38,000 y.a. __Neanderthals inter-bred with Cro-Magnons
DNA shows there was significant inter-breeding with Neanderthals near the Caucasus about this time. The result is that present-day humans of European stock have
two to four percent Neanderthal DNA.
  A high percentage of the DNA of Neanderthal origin is the Caucasus variety from the area of first contact. It is estimated that 70% of our immune system is inherited from the Neanderthals. Some of the fossils from the Pestera cu Oase cave in Romania are 50% Neanderthal.
  The Cro-Magnon population was very low at the start. It would take only a few intermarriages to achieve a high percentage. As the tribes continued to migrate northwest, continued intermarriage would result in the DNA percentage growing slowly until all the Neanderthals were intermarried and absorbed into the Cro-Magnon tribes. Then, continued arrivals of more Cro-Magnons would dilute the percentage and it would slowly decrease. This means that the early percentage was much higher than the current 2-4%. This leads us to one almost inescapable conclusion:
The Neanderthals did not go extinct.
They were completely absorbed by the Cro-Magnons.


A number of suggestions have been made as to how the technology exchange and the DNA exchange happened. They include rape, kidnapping, etc., but none of these would provide anywhere near enough DNA to get to 4% and they would not achieve the inter-group teaching that clearly occurred.

Neanderthal family


One reasonable explanation is that it may have been a result of exogamous, patrilocal marriage practices generally used by hunter-gatherers world-wide, including both the Cro-Magnons and Neanderthals.

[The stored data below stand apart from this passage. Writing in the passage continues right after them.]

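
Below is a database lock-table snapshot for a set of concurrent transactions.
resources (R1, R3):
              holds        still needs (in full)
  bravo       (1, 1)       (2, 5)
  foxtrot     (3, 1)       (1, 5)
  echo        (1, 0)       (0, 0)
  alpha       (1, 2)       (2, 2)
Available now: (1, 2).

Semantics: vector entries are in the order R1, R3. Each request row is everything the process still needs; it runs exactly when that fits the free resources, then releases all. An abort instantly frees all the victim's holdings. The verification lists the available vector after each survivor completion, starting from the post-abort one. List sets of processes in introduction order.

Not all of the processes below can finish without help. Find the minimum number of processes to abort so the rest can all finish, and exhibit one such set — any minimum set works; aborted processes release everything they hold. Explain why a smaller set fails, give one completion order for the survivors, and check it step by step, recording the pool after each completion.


Minimum abort set: foxtrot.
Key observation: bravo had no path to completion before; after the abort of foxtrot ((3, 1) returned), step 3 is where it fits.
Minimality: the empty abort set fails — the state is deadlocked as it stands.
Survivors finish in the order: alpha, echo, bravo. Check, step by step (pool after the aborts first):
  pool = (4, 3)
  run alpha (needs (2, 2), free (4, 3)); after release of (1, 2) the pool is (5, 5)
  run echo (needs (0, 0), free (5, 5)); after release of (1, 0) the pool is (6, 5)
  run bravo (needs (2, 5), free (6, 5)); after release of (1, 1) the pool is (7, 6)


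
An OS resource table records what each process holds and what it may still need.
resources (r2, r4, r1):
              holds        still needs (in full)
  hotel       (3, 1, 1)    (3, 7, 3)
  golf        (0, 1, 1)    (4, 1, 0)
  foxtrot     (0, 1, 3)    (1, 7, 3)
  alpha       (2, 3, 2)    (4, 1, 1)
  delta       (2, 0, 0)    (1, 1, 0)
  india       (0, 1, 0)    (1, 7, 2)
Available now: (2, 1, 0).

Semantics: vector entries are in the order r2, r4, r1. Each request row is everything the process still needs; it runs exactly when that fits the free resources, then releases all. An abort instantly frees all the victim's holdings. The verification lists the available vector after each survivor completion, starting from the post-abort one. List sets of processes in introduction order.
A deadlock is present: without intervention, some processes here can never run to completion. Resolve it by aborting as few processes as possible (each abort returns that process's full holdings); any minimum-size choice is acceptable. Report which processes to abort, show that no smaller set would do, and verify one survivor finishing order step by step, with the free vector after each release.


Abort hotel and foxtrot.
Key observation: the deadlocked india becomes finishable only because hotel and foxtrot released (3, 2, 4); it completes at step 4 below.
Minimality, checking each single-abort alternative: hotel alone leaves foxtrot blocked (short on r4); golf alone leaves hotel blocked (short on r4); foxtrot alone leaves hotel blocked (short on r4); alpha alone leaves hotel blocked (short on r4); delta alone leaves hotel blocked (short on r4); india alone leaves hotel blocked (short on r4).
One survivor order: delta, alpha, golf, india. Step-by-step check (post-abort pool first):
  pool = (5, 3, 4)
  delta: need (1, 1, 0) fits (5, 3, 4); releases (2, 0, 0), pool now (7, 3, 4)
  alpha: need (4, 1, 1) fits (7, 3, 4); releases (2, 3, 2), pool now (9, 6, 6)
  golf: need (4, 1, 0) fits (9, 6, 6); releases (0, 1, 1), pool now (9, 7, 7)
  india: need (1, 7, 2) fits (9, 7, 7); releases (0, 1, 0), pool now (9, 8, 7)


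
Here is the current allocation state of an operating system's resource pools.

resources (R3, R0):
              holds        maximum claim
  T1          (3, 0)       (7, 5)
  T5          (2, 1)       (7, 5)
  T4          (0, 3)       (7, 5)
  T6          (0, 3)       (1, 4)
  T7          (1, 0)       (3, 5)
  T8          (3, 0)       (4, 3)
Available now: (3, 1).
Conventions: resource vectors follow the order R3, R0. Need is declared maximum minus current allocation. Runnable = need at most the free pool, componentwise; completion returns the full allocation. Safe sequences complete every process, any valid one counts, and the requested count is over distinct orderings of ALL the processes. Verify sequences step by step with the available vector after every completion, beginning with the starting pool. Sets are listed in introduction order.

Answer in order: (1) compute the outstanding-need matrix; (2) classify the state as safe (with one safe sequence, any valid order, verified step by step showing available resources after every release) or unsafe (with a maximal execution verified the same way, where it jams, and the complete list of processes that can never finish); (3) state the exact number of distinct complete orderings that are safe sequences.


(1) Need matrix, components ordered R3, R0:
  T1: (4, 5)
  T5: (5, 4)
  T4: (7, 2)
  T6: (1, 1)
  T7: (2, 5)
  T8: (1, 3)
(2) The state is SAFE; one workable sequence: T6, T8, T5, T7, T1, T4.
Key observation: at T6 the run first touches a limit — (1, 1) against (3, 1), exact on a resource it actually requests.
Check, step by step:
  pool = (3, 1)
  T6 needs (1, 1) <= (3, 1) -> finishes; pool += (0, 3) = (3, 4)
  T8 needs (1, 3) <= (3, 4) -> finishes; pool += (3, 0) = (6, 4)
  T5 needs (5, 4) <= (6, 4) -> finishes; pool += (2, 1) = (8, 5)
  T7 needs (2, 5) <= (8, 5) -> finishes; pool += (1, 0) = (9, 5)
  T1 needs (4, 5) <= (9, 5) -> finishes; pool += (3, 0) = (12, 5)
  T4 needs (7, 2) <= (12, 5) -> finishes; pool += (0, 3) = (12, 8)
(3) Precisely 6 of the possible complete orderings are safe sequences.


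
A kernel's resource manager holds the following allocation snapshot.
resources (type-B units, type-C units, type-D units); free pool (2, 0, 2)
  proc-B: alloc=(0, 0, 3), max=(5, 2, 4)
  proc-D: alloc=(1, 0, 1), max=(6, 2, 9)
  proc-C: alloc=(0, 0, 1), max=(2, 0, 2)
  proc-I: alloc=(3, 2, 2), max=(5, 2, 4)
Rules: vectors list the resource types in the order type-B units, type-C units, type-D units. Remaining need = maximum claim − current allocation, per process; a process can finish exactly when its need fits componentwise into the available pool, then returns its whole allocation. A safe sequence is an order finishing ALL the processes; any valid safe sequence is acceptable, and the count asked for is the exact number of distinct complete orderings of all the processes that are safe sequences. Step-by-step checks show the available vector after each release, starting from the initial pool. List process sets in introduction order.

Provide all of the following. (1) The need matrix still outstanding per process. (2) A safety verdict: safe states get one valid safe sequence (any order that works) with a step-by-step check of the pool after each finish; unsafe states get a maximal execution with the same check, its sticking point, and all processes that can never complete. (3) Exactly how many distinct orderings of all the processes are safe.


(1) Remaining need (order type-B units, type-C units, type-D units):
  proc-B: (5, 2, 1)
  proc-D: (5, 2, 8)
  proc-C: (2, 0, 1)
  proc-I: (2, 0, 2)
(2) The state is SAFE; one workable sequence: proc-I, proc-B, proc-C, proc-D.
Key observation: proc-I marks the first exact bind of the order: its need (2, 0, 2) fits the free (2, 0, 2) with zero slack on a requested resource.
Verifying each step:
  pool = (2, 0, 2)
  proc-I needs (2, 0, 2) <= (2, 0, 2) -> finishes; pool += (3, 2, 2) = (5, 2, 4)
  proc-B needs (5, 2, 1) <= (5, 2, 4) -> finishes; pool += (0, 0, 3) = (5, 2, 7)
  proc-C needs (2, 0, 1) <= (5, 2, 7) -> finishes; pool += (0, 0, 1) = (5, 2, 8)
  proc-D needs (5, 2, 8) <= (5, 2, 8) -> finishes; pool += (1, 0, 1) = (6, 2, 9)
(3) Exactly 3 of the possible complete orderings are safe sequences.


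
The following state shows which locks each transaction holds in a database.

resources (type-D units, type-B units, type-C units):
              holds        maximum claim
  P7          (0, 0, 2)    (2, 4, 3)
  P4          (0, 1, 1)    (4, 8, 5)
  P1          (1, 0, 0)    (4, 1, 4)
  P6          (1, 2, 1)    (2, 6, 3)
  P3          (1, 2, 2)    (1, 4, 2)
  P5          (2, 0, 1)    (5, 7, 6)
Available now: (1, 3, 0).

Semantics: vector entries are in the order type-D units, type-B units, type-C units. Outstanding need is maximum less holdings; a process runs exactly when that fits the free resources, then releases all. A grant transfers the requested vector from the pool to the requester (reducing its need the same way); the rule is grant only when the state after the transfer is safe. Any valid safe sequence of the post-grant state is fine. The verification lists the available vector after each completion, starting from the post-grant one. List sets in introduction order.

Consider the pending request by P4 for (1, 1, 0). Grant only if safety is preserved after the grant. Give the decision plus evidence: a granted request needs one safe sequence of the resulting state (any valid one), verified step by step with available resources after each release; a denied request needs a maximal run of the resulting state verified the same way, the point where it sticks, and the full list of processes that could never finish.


DENY: after the grant no complete ordering would exist.
Key observation: after P3, P6, P7 complete, (2, 6, 5) is the best the pool ever gets, yet each leftover process wants more type-D units.
Pretend the grant happened; the run P3, P6, P7 goes as far as possible. Walking it through:
  pool = (0, 2, 0)
  P3: need (0, 2, 0) fits (0, 2, 0); releases (1, 2, 2), pool now (1, 4, 2)
  P6: need (1, 4, 2) fits (1, 4, 2); releases (1, 2, 1), pool now (2, 6, 3)
  P7: need (2, 4, 1) fits (2, 6, 3); releases (0, 0, 2), pool now (2, 6, 5)
  P4 cannot run: need (3, 6, 4) vs free (2, 6, 5) (insufficient type-D units)
  P1 cannot run: need (3, 1, 4) vs free (2, 6, 5) (insufficient type-D units)
  P5 cannot run: need (3, 7, 5) vs free (2, 6, 5) (insufficient type-D units and type-B units)
Processes that could never finish after the grant: P4, P1 and P5.


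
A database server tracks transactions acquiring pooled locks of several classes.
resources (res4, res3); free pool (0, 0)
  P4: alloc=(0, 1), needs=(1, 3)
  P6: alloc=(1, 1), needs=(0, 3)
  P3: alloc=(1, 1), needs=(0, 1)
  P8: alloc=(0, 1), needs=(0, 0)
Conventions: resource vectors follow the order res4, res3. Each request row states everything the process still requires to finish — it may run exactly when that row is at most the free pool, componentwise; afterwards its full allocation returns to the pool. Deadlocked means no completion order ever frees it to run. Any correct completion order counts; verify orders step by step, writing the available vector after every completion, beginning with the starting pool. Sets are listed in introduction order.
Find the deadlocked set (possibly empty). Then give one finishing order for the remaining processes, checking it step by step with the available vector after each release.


Deadlocked: P4 and P6.
Key observation: the pool after P8, P3 is (1, 2); every surviving request exceeds it in res3, so progress ends there.
The rest can finish in the order P8, P3. Check, step by step:
  pool = (0, 0)
  P8 needs (0, 0) <= (0, 0) -> finishes; pool += (0, 1) = (0, 1)
  P3 needs (0, 1) <= (0, 1) -> finishes; pool += (1, 1) = (1, 2)
None of the blocked processes ever fits:
  blocked: P4 wants (1, 3), pool (1, 2) — not enough res3
  blocked: P6 wants (0, 3), pool (1, 2) — not enough res3


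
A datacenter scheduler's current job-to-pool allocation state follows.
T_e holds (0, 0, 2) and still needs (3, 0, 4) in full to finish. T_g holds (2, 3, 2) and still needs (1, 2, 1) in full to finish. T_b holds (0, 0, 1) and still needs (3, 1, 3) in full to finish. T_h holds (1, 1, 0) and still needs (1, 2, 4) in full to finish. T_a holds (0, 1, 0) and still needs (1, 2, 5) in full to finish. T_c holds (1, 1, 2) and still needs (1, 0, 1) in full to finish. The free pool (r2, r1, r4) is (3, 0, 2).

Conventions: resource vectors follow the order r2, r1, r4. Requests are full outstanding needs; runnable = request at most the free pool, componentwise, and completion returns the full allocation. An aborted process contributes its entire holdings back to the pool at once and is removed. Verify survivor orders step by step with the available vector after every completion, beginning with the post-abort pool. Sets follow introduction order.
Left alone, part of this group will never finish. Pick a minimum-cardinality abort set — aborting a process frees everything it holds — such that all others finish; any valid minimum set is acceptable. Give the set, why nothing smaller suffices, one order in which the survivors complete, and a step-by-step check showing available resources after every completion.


Abort T_g.
Key observation: no ordering could ever have run T_a before the abort of T_g; with (2, 3, 2) back in the pool it fits at step 2.
No smaller set exists: with zero aborts the deadlock remains.
One survivor order: T_c, T_a, T_e, T_h, T_b. Walking it through (post-abort pool first):
  pool = (5, 3, 4)
  run T_c (needs (1, 0, 1), free (5, 3, 4)); after release of (1, 1, 2) the pool is (6, 4, 6)
  run T_a (needs (1, 2, 5), free (6, 4, 6)); after release of (0, 1, 0) the pool is (6, 5, 6)
  run T_e (needs (3, 0, 4), free (6, 5, 6)); after release of (0, 0, 2) the pool is (6, 5, 8)
  run T_h (needs (1, 2, 4), free (6, 5, 8)); after release of (1, 1, 0) the pool is (7, 6, 8)
  run T_b (needs (3, 1, 3), free (7, 6, 8)); after release of (0, 0, 1) the pool is (7, 6, 9)


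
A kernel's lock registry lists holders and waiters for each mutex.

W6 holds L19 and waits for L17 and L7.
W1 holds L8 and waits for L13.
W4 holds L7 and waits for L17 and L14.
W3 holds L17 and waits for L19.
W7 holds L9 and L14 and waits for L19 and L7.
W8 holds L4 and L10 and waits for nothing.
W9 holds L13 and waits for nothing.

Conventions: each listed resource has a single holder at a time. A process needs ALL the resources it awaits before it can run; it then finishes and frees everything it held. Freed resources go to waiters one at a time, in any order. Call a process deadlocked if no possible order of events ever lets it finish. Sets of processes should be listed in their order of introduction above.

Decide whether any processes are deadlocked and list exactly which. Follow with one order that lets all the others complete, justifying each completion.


Deadlocked: W6, W4, W3 and W7.
Key observation: the loop W6 -> W4 -> W3 -> W6 blocks itself forever; W7 is caught in further circular waits.
One completion order for the rest: W9, W8, W1.
Verifying each step:
  W9: no waits; runs immediately, freeing L13
  W8: no waits; runs immediately, freeing L4 and L10
  run W1 (all its waits — L13 — are resolved); releases L8


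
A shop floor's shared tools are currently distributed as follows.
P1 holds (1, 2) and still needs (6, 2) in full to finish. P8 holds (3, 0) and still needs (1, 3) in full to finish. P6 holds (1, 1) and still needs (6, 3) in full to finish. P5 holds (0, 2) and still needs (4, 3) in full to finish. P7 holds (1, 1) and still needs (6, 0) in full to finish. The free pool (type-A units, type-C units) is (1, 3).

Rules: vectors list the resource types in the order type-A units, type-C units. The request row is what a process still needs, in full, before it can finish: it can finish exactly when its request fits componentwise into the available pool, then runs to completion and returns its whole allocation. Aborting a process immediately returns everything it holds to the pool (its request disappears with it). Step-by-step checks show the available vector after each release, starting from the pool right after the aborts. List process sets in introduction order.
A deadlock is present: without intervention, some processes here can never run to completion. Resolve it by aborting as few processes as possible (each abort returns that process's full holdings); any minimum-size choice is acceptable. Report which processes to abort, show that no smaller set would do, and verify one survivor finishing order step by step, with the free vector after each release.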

In these inter-marriages, Neanderthal brides would marry Cro-Magnon men. They would come to live with the husband's family and bring her knowledge of the Mousterian with her. She would teach the husband's family the better methods. This was how the Cro-Magnons first learned the Mousterian. Later on, after the Aurignacian was developed, Neanderthal husbands learned the improved Aurignacian technology from their Cro-magnon wives. This hypothesis provides a workable mechanism for significant amounts of both the cultural exchanges and the DNA exchanges to have taken place. It also suggests the reason for the disappearance of the Neanderthals could be that they interbred with the Cro-Magnons until there were no Neanderthals left.